The last goal of the game came with 15 seconds left on an assist from Jake Rahbain, a finalist for this year’s Mr. Hockey Award.

Unless I’m missing something, if you’re playing a Mr. Hockey finalist in a game you lead 18-0 with 15 seconds to go, you’re not trying to go easy on a beaten opponent. You’re trying to score #19.

“They ran (the score) up on us,” Winona coach Fran McDevitt tells the Winona Daily News. “When the score is what it was, it’s like, why are your top kids out there playing defense?”

On the Star Tribune’s high school hockey site, parents who were at the game insist Lakeville South was respecting their opponents by playing hard. And, several said Rahbain wasn’t trying to score, but was setting up his teammates — apparently ones who hadn’t scored or scored often during the season — to get a goal in their senior year.
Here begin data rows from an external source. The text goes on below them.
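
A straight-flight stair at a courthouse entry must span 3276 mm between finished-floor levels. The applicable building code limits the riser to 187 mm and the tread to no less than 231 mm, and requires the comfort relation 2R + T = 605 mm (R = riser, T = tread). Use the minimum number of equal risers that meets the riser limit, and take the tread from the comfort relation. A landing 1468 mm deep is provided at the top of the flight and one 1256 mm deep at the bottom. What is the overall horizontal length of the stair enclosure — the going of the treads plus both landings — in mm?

6821 mm

At most 187 each: 3276/187 = 17.52, giving 18 risers.
Riser R = 3276 / 18 = 182 mm, within the 187 mm limit.
T = 605 − 2·182 = 241 mm, which satisfies the 231 mm minimum.
18 risers give 17 treads; going = 17 × 241 = 4097 mm.
Enclosure = 4097 + 1468 + 1256 = 6821 mm.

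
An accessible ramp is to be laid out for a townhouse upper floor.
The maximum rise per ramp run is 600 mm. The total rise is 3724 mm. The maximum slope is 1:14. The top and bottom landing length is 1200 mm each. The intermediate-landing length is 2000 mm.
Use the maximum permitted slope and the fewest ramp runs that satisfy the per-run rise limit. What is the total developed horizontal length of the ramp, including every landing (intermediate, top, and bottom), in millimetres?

66536 mm

3724 / 600 = 6.21, so 7 ramp runs are needed. That means 6 intermediate landings.
Ramp run (horizontal) at 1:14: 3724 × 14 = 52136 mm.
6 intermediate landings contribute 6 × 2000 = 12000 mm.
Top and bottom landings: 2 × 1200 = 2400 mm.
Total = 52136 + 12000 + 2400 = 66536 mm.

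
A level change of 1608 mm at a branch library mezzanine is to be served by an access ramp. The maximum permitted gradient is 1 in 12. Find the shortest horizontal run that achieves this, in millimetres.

At 1:12 the run is 12 × 1608 = 19296 mm.

19296 mm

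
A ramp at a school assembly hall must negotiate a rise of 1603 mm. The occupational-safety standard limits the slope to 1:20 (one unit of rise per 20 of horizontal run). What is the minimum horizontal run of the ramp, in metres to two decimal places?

32.06 m

Run = rise × 20 = 1603 × 20 = 32060 mm.
32060 mm = 32.06 m.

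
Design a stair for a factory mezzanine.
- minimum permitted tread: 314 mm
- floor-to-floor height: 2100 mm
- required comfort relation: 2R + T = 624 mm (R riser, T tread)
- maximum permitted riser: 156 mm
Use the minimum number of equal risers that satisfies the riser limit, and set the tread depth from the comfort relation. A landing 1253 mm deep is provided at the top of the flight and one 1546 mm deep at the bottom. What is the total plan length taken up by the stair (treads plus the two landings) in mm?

2100 / 156 = 13.46, so 14 risers are needed.
Riser R = 2100 / 14 = 150 mm, within the 156 mm limit.
Tread T = 624 − 2 × 150 = 324 mm (≥ 314 mm).
14 risers give 13 treads; going = 13 × 324 = 4212 mm.
Enclosure = 4212 + 1253 + 1546 = 7011 mm.

7011 mm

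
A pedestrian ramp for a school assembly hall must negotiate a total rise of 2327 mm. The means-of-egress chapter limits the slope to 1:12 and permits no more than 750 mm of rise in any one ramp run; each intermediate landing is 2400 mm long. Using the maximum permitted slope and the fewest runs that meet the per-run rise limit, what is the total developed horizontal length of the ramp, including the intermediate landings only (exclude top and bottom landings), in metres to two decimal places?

35.12 m

⌈2327/750⌉ = 4 ramp runs. That means 3 intermediate landings.
Ramp run (horizontal) at 1:12: 2327 × 12 = 27924 mm.
Intermediate landings: 3 × 2400 = 7200 mm.
Total developed length = 27924 + 7200 = 35124 mm.
= 35.12 m.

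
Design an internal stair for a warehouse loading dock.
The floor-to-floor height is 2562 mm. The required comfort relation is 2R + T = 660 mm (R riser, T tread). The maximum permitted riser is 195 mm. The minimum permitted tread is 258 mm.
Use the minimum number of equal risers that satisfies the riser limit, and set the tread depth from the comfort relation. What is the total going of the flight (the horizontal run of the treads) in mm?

At most 195 each: 2562/195 = 13.14, giving 14 risers.
Riser R = 2562 / 14 = 183 mm, within the 195 mm limit.
T = 660 − 2·183 = 294 mm, which satisfies the 258 mm minimum.
Treads = 14 − 1 = 13; going = 13 × 294 = 3822 mm.

3822 mm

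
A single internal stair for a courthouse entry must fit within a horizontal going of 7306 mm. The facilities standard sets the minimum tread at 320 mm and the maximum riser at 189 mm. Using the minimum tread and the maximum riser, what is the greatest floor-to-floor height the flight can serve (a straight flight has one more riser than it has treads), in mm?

Treads that fit: ⌊7306 / 320⌋ = 22.
Risers = treads + 1 = 23.
Maximum height = 23 × 189 = 4347 mm.

4347 mm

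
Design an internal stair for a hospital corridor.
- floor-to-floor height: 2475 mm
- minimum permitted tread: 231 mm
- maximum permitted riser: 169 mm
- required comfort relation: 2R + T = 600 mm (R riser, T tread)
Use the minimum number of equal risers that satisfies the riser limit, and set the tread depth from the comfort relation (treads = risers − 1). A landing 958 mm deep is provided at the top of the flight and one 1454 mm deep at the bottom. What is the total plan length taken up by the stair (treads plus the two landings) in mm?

6192 mm

⌈2475/169⌉ = 15 risers.
Each riser is 2475/15 = 165 mm (≤ 169 mm).
From 2R + T = 600: T = 600 − 330 = 270 mm.
Going = (15 − 1) × 270 = 3780 mm.
Enclosure = 3780 + 958 + 1454 = 6192 mm.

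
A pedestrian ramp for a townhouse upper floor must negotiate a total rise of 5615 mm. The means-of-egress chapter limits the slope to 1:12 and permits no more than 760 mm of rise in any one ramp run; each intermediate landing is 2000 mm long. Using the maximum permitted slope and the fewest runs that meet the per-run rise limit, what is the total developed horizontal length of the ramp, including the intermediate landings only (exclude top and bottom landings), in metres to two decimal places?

81.38 m

5615 / 760 = 7.388 → round up to 8 ramp runs. That means 7 intermediate landings.
Horizontal run for 5615 mm of rise at 1:12 is 5615 × 12 = 67380 mm.
Intermediate landings: 7 × 2000 = 14000 mm.
Developed length = 67380 + 14000 = 81380 mm.
= 81.38 m.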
From the look of last night’s scoreboard, running up the score is pretty common now. Maple Grove beat North Metro, 16-1. Hermantown beat Moose Lake 11-1. Edina beat Bloomington Kennedy 15-1.

There must be a lot of pride there somewhere. There’s certainly a problem in vastly differing levels of talent.
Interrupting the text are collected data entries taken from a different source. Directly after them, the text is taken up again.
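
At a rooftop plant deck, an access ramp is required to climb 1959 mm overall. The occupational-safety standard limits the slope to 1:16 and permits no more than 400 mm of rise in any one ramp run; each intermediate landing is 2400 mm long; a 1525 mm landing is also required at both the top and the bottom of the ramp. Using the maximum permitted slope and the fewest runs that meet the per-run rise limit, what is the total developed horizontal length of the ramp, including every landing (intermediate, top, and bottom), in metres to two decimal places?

At most 400 each: 1959/400 = 4.90, giving 5 ramp runs. That means 4 intermediate landings.
Ramp run (horizontal) at 1:16: 1959 × 16 = 31344 mm.
Intermediate landings: 4 × 2400 = 9600 mm.
Top and bottom landings: 2 × 1525 = 3050 mm.
Total = 31344 + 9600 + 3050 = 43994 mm.
= 43.99 m.

43.99 m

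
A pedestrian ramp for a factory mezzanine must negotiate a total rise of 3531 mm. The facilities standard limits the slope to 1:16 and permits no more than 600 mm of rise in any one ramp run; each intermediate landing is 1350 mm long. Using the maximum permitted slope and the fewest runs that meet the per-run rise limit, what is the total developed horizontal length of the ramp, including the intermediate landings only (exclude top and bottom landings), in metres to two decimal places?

3531 / 600 = 5.88, so 6 ramp runs are needed. That means 5 intermediate landings.
Horizontal run for 3531 mm of rise at 1:16 is 3531 × 16 = 56496 mm.
Intermediate landings: 5 × 1350 = 6750 mm.
Developed length = 56496 + 6750 = 63246 mm.
= 63.25 m.

63.25 m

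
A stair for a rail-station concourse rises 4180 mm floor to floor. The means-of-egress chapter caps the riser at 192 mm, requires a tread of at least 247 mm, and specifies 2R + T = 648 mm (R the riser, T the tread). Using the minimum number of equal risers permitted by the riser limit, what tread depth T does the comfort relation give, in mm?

4180 / 192 = 21.77, so 22 risers are needed.
Riser R = 4180 / 22 = 190 mm, within the 192 mm limit.
T = 648 − 2·190 = 268 mm, which satisfies the 247 mm minimum.

268 mm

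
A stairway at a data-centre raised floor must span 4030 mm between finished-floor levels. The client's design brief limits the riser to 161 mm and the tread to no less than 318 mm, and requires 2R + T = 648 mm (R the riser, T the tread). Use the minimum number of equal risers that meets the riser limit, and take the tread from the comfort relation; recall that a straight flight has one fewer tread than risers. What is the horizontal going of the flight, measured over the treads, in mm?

8450 mm

4030 / 161 = 25.031 → round up to 26 risers.
Each riser is 4030/26 = 155 mm (≤ 161 mm).
T = 648 − 2·155 = 338 mm, which satisfies the 318 mm minimum.
Treads = 26 − 1 = 25; going = 25 × 338 = 8450 mm.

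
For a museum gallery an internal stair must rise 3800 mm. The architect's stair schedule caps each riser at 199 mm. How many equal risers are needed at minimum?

At most 199 each: 3800/199 = 19.10, giving 20 risers.

20 risers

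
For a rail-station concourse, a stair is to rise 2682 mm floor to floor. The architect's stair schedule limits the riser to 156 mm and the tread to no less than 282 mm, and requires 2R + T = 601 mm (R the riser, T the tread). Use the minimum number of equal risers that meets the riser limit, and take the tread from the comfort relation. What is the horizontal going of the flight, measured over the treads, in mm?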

Writing in the Southwest Journal recently, Jim Walsh relayed the story of a parent of a Southwest High School boys basketball player, who let the coach of Edina know that running up the score in a 78-9 game isn’t what the game is about.

“He had grey hair, about 55, and I was being cool, under the radar, not a crazy parent,” said the 59-year-old McFalls, who played baseball, basketball and football for Tamarac High School in Troy, New York. “I just said, ‘You know, in the old days that would’ve be viewed as really running up the score.’ He looked at me and he said, ‘You listen to me, sir. I had my second team out there. I don’t want to hear it.’

“I said, ‘No, no, no, no. I’m just telling you, I saw a full-court press with a minute and half left with the score 48-6. Now, I’m not trying to get in your face, and maybe that idea is in the old days, and maybe the game has changed, but you just don’t try to show up the other team. That’s all I’m saying.”

That’s all Edina boy’s basketball head coach Pat Dorsey is saying after the fact, as well.

“I didn’t like that score either,” said Dorsey. “But I want our kids playing hard, and a sign of respect for the other team is playing hard. I’ve been on the other end of that score when we’ve lost to Hopkins by 30 or something, and you try to make sure you maintain sportsmanship.

“But I watched the film of the game, and there was no full-court press, just good defense. And it all came with [the Minnesota State High School League’s so-called mercy rule, which says the clock switches to running time when a team is up by 30 points]. Hard to say, but I wouldn’t want my team out there; it was definitely not the kind of competitive atmosphere you want in a good basketball game.”

It’s hard to know for sure what a scoreboard says about the character of a team on the long end of a score. Two years ago, for example, I profiled the Wrenshall girl’s basketball team, which made national news because it lost a game 65-0.

Tucked into that profile was this nugget about the attitude of the opposing teams:

“Some of them personally walk up to you and shake your hand and tell you what you’ve been doing good at,” she says. “Even some of the parents have walked up to me and told me my team has lots of spirit and they’ve been giving their hearts to it.” Opposing coaches have also counseled the kids.

Hopefully, the kids, coaches, and parents at Lakeville South did the same thing.